A ONU enviará 10.000 sacos para cadáveres à Venezuela

Archivo - Arquivo - Terremoto na Venezuela (arquivo)
ONU - Arquivo

MADRID 29 jun. (EUROPA PRESS) -

A ONU anunciou um acordo com as autoridades da Venezuela para a aquisição de 10.000 sacos mortuários, a fim de atender às necessidades decorrentes do duplo terremoto da semana passada, que, segundo o último balanço oficial, custou a vida a mais de 1.700 pessoas.

O coordenador humanitário em Caracas, Gianluca Rampolla, destacou que, por enquanto, não há um número confirmado de desaparecidos, mas a ONU e as autoridades venezuelanas concordaram em adquirir 10.000 sacos para cadáveres diante da possibilidade de que o número de mortos continue aumentando, informou a própria ONU.

O último número oficial aponta 1.719 mortos, mais de 5.000 feridos e cerca de 12.000 pessoas deslocadas. Cerca de 2.500 estruturas foram afetadas, muitas delas completamente destruídas, lembrou Rampolla em entrevista coletiva.

Embora as operações de busca e resgate geralmente se concentrem nas primeiras 72 horas, as equipes decidiram prolongá-las porque ainda recebem indícios de pessoas presas nos escombros e continuam localizando sobreviventes, relatou ele.

“Continuamos operando em um ambiente de alto risco”, destacou Rampolla antes de lembrar que, desde os dois terremotos iniciais, foram registrados cerca de 500 tremores posteriores, incluindo um de magnitude 5,2 na madrugada desta segunda-feira, enquanto uma tempestade tropical ameaça provocar chuvas fortes nas áreas afetadas. Nesse sentido, Caracas confirmou mais de 600 “eventos sísmicos” e um número ainda maior de réplicas.

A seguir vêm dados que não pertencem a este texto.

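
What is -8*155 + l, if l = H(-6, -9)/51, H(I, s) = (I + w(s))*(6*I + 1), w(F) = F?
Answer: -20905/17 ≈ -1229.7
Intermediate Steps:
H(I, s) = (1 + 6*I)*(I + s) (H(I, s) = (I + s)*(6*I + 1) = (I + s)*(1 + 6*I) = (1 + 6*I)*(I + s))
l = 175/17 (l = (-6 - 9 + 6*(-6)² + 6*(-6)*(-9))/51 = (-6 - 9 + 6*36 + 324)*(1/51) = (-6 - 9 + 216 + 324)*(1/51) = 525*(1/51) = 175/17 ≈ 10.294)
-8*155 + l = -8*155 + 175/17 = -1240 + 175/17 = -20905/17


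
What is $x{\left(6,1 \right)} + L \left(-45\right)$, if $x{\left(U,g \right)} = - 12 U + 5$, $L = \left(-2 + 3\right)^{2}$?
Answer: $-112$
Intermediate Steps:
$L = 1$ ($L = 1^{2} = 1$)
$x{\left(U,g \right)} = 5 - 12 U$
$x{\left(6,1 \right)} + L \left(-45\right) = \left(5 - 72\right) + 1 \left(-45\right) = \left(5 - 72\right) - 45 = -67 - 45 = -112$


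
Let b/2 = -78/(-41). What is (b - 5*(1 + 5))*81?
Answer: -86994/41 ≈ -2121.8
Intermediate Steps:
b = 156/41 (b = 2*(-78/(-41)) = 2*(-78*(-1/41)) = 2*(78/41) = 156/41 ≈ 3.8049)
(b - 5*(1 + 5))*81 = (156/41 - 5*(1 + 5))*81 = (156/41 - 5*6)*81 = (156/41 - 30)*81 = -1074/41*81 = -86994/41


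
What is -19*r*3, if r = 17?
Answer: -969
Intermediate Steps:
-19*r*3 = -19*17*3 = -323*3 = -969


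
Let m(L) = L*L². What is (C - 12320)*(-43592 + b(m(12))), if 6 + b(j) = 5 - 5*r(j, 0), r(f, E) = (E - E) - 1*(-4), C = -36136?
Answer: 2113311528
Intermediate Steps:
m(L) = L³
r(f, E) = 4 (r(f, E) = 0 + 4 = 4)
b(j) = -21 (b(j) = -6 + (5 - 5*4) = -6 + (5 - 20) = -6 - 15 = -21)
(C - 12320)*(-43592 + b(m(12))) = (-36136 - 12320)*(-43592 - 21) = -48456*(-43613) = 2113311528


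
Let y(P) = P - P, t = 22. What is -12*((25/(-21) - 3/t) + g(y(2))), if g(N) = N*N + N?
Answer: 1226/77 ≈ 15.922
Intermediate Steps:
y(P) = 0
g(N) = N + N² (g(N) = N² + N = N + N²)
-12*((25/(-21) - 3/t) + g(y(2))) = -12*((25/(-21) - 3/22) + 0*(1 + 0)) = -12*((25*(-1/21) - 3*1/22) + 0*1) = -12*((-25/21 - 3/22) + 0) = -12*(-613/462 + 0) = -12*(-613/462) = 1226/77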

A ONU está preparando três centros de atendimento em La Guaira para as famílias que perderam suas casas. Lá serão oferecidos atendimento médico, alimentos, água, saneamento, proteção e apoio psicossocial.

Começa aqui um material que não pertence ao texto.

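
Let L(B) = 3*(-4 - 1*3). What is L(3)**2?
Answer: 441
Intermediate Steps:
L(B) = -21 (L(B) = 3*(-4 - 3) = 3*(-7) = -21)
L(3)**2 = (-21)**2 = 441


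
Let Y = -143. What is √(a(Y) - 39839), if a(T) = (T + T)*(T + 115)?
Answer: I*√31831 ≈ 178.41*I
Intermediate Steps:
a(T) = 2*T*(115 + T) (a(T) = (2*T)*(115 + T) = 2*T*(115 + T))
√(a(Y) - 39839) = √(2*(-143)*(115 - 143) - 39839) = √(2*(-143)*(-28) - 39839) = √(8008 - 39839) = √(-31831) = I*√31831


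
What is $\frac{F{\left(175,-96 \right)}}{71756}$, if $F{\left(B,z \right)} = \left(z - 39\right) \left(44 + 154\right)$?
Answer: $- \frac{13365}{35878} \approx -0.37251$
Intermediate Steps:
$F{\left(B,z \right)} = -7722 + 198 z$ ($F{\left(B,z \right)} = \left(-39 + z\right) 198 = -7722 + 198 z$)
$\frac{F{\left(175,-96 \right)}}{71756} = \frac{-7722 + 198 \left(-96\right)}{71756} = \left(-7722 - 19008\right) \frac{1}{71756} = \left(-26730\right) \frac{1}{71756} = - \frac{13365}{35878}$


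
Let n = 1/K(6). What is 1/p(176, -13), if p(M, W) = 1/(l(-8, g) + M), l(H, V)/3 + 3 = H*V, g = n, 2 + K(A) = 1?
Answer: 191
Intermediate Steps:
K(A) = -1 (K(A) = -2 + 1 = -1)
n = -1 (n = 1/(-1) = -1)
g = -1
l(H, V) = -9 + 3*H*V (l(H, V) = -9 + 3*(H*V) = -9 + 3*H*V)
p(M, W) = 1/(15 + M) (p(M, W) = 1/((-9 + 3*(-8)*(-1)) + M) = 1/((-9 + 24) + M) = 1/(15 + M))
1/p(176, -13) = 1/(1/(15 + 176)) = 1/(1/191) = 191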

A responsável pelo Escritório de Coordenação de Assuntos Humanitários da ONU na Venezuela, Vanessa May, explicou que muitas pessoas perderam toda a sensação de estabilidade. “Passar de ter uma casa, de ter um lar, para ficar em um abrigo ou em um alojamento temporário não vai ser fácil”, observou ela.

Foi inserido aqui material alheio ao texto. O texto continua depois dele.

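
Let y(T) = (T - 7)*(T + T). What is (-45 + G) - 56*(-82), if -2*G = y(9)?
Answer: 4529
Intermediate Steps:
y(T) = 2*T*(-7 + T) (y(T) = (-7 + T)*(2*T) = 2*T*(-7 + T))
G = -18 (G = -9*(-7 + 9) = -9*2 = -1/2*36 = -18)
(-45 + G) - 56*(-82) = (-45 - 18) - 56*(-82) = -63 + 4592 = 4529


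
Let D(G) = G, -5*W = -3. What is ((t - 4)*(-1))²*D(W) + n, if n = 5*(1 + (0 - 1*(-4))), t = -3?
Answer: 272/5 ≈ 54.400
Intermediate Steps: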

Por isso, o apoio emocional é tão necessário quanto a comida, a água ou a assistência médica. “Há pessoas que precisam de um abraço”, relatou ela. Muitas famílias aguardam notícias de seus entes queridos e outras já sabem que eles continuam sob os escombros.

Quando as buscas forem concluídas, a ONU e seus parceiros farão avaliações rápidas para identificar as necessidades, incluindo as de idosos e pessoas com deficiência. A próxima etapa incluirá a remoção dos escombros e a recuperação inicial, com atenção aos danos em escolas e hospitais.

May destacou que a reconstrução exigirá trabalhar com as autoridades para determinar onde as famílias deslocadas poderão morar e realizar estudos do solo antes de qualquer realocação. “Isso vai levar tempo”, alertou.